The Chrysler TC by Maserati was the unhappy progeny of that unfortunate union. It was supposed to be a "halo" car, a sales magnet to pull buyers into Chrysler's showrooms. But it was little more than a workaday Chrysler K-car wearing costume jewelry. It did nothing for Chrysler's prestige and even less for Maserati's bottom line. It went out of production in 1991.

Since then, for me, Maserati evoked thoughts of fallen grace. I paid little attention to the marque until last week when a group of Maserati executives rolled into the District with the 2007 Maserati Quattroporte Executive GT automatic sedan.

I had seen the car this year in the Luxury Row section of the North American International Auto Show in Detroit. It looked pretty, but I gave it scant notice, thinking that it was the motorized version of one of those once-splendid European castles that now take in day-tripping tourists for their upkeep but offer little in terms of useful or comfortable modern accommodations.

I was wrong.

That the car is beautiful is understatement. It is exquisite, a stunning work of art. Leather tanned and treated by Poltrona Frau, which produces some of the world's most supple hides, covers the Quattroporte Executive GT's seats front and rear. The wood inserts on the center console, dashboard and interior door panels are of the highest quality -- in this case, mahogany with rosewood inlays.

The exterior by Italy's Pininfarina represents automotive body sculpture at its best -- clean, fluid lines moving from the unique trident-emblazoned grille up front to the car's nicely tapered rear end.

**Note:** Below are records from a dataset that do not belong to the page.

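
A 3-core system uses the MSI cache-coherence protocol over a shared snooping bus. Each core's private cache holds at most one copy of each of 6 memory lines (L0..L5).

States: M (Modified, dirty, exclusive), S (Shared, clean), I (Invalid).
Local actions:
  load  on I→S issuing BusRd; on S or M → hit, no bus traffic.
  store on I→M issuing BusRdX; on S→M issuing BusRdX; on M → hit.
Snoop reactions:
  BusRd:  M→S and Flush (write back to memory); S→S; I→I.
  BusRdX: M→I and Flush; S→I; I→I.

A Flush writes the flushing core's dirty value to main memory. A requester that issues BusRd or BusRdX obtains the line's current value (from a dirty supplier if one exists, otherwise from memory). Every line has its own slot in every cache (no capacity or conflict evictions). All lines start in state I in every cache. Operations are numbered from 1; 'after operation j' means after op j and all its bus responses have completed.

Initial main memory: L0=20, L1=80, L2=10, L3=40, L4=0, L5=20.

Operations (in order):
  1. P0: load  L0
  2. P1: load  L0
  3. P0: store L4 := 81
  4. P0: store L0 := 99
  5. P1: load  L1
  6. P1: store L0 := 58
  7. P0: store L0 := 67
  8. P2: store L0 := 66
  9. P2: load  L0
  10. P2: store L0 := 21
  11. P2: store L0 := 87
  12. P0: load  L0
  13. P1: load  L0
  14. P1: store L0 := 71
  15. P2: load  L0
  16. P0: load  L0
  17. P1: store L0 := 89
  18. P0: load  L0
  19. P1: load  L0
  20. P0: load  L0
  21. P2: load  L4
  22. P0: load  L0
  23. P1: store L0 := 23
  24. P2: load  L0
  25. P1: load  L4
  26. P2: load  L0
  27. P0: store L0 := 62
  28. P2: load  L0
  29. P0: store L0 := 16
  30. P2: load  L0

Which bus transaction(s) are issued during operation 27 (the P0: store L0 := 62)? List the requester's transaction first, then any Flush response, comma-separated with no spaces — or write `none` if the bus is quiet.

bus = BusRdX

1. P0: load  L0  bus=[BusRd]  L0: P0=S P1=I P2=I  mem[L0]=20
2. P1: load  L0  bus=[BusRd]  L0: P0=S P1=S P2=I  mem[L0]=20
3. P0: store L4 := 81  bus=[BusRdX]  L4: P0=M P1=I P2=I  mem[L4]=0
4. P0: store L0 := 99  bus=[BusRdX]  L0: P0=M P1=I P2=I  mem[L0]=20
5. P1: load  L1  bus=[BusRd]  L1: P0=I P1=S P2=I  mem[L1]=80
6. P1: store L0 := 58  bus=[BusRdX,Flush]  L0: P0=I P1=M P2=I  mem[L0]=99
7. P0: store L0 := 67  bus=[BusRdX,Flush]  L0: P0=M P1=I P2=I  mem[L0]=58
8. P2: store L0 := 66  bus=[BusRdX,Flush]  L0: P0=I P1=I P2=M  mem[L0]=67
9. P2: load  L0  bus=[-]  L0: P0=I P1=I P2=M  mem[L0]=67
10. P2: store L0 := 21  bus=[-]  L0: P0=I P1=I P2=M  mem[L0]=67
11. P2: store L0 := 87  bus=[-]  L0: P0=I P1=I P2=M  mem[L0]=67
12. P0: load  L0  bus=[BusRd,Flush]  L0: P0=S P1=I P2=S  mem[L0]=87
13. P1: load  L0  bus=[BusRd]  L0: P0=S P1=S P2=S  mem[L0]=87
14. P1: store L0 := 71  bus=[BusRdX]  L0: P0=I P1=M P2=I  mem[L0]=87
15. P2: load  L0  bus=[BusRd,Flush]  L0: P0=I P1=S P2=S  mem[L0]=71
16. P0: load  L0  bus=[BusRd]  L0: P0=S P1=S P2=S  mem[L0]=71
17. P1: store L0 := 89  bus=[BusRdX]  L0: P0=I P1=M P2=I  mem[L0]=71
18. P0: load  L0  bus=[BusRd,Flush]  L0: P0=S P1=S P2=I  mem[L0]=89
19. P1: load  L0  bus=[-]  L0: P0=S P1=S P2=I  mem[L0]=89
20. P0: load  L0  bus=[-]  L0: P0=S P1=S P2=I  mem[L0]=89
21. P2: load  L4  bus=[BusRd,Flush]  L4: P0=S P1=I P2=S  mem[L4]=81
22. P0: load  L0  bus=[-]  L0: P0=S P1=S P2=I  mem[L0]=89
23. P1: store L0 := 23  bus=[BusRdX]  L0: P0=I P1=M P2=I  mem[L0]=89
24. P2: load  L0  bus=[BusRd,Flush]  L0: P0=I P1=S P2=S  mem[L0]=23
25. P1: load  L4  bus=[BusRd]  L4: P0=S P1=S P2=S  mem[L4]=81
26. P2: load  L0  bus=[-]  L0: P0=I P1=S P2=S  mem[L0]=23
27. P0: store L0 := 62  bus=[BusRdX]  L0: P0=M P1=I P2=I  mem[L0]=23
28. P2: load  L0  bus=[BusRd,Flush]  L0: P0=S P1=I P2=S  mem[L0]=62
29. P0: store L0 := 16  bus=[BusRdX]  L0: P0=M P1=I P2=I  mem[L0]=62
30. P2: load  L0  bus=[BusRd,Flush]  L0: P0=S P1=I P2=S  mem[L0]=16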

It all has been put together perfectly, which is something that cannot be said of previous Maseratis, which often sacrificed fit-and-finish craftsmanship in favor of on-the-road performance. The new Maserati, judging from the overall quality of the tested Quattroporte Executive GT, sacrifices neither.

Instead, it probably is best to think of the Quattroporte Executive GT as a Ferrari with four doors and, when desired, with family-friendly manners.

The Maserati Quattroporte (four-door) Executive GT dismisses those notions. Mechanically, it is a collaborative work with Ferrari, using much of that company's technology. Its 400-horsepower, all-aluminum, 32-valve V-8 engine employs four overhead camshafts and electronically controlled variable valve lift and timing to generate maximum power without commensurate consumption of fuel. The automatic transmission, which also can be shifted manually, can handle 339 pound-feet of torque -- power from the engine to turn the rear drive wheels -- 75 percent of which is available as low as 2,500 revolutions per minute, and the rest of which is deliverable at 4,250 rpm.

To put it simply, the car can move. And Maserati offers its DuoSelect transmission, an electronically controlled, Ferrari-derived, six-speed manual transmission as an option to help it move even faster.

But where the Maserati Quattroporte Executive GT differs from other exotic performance cars is that it can be used as an everyday driver. It also recognizes something that too many other exotic, high-performance cars ignore, which is that rich people have children, too. It has seats for a family of five.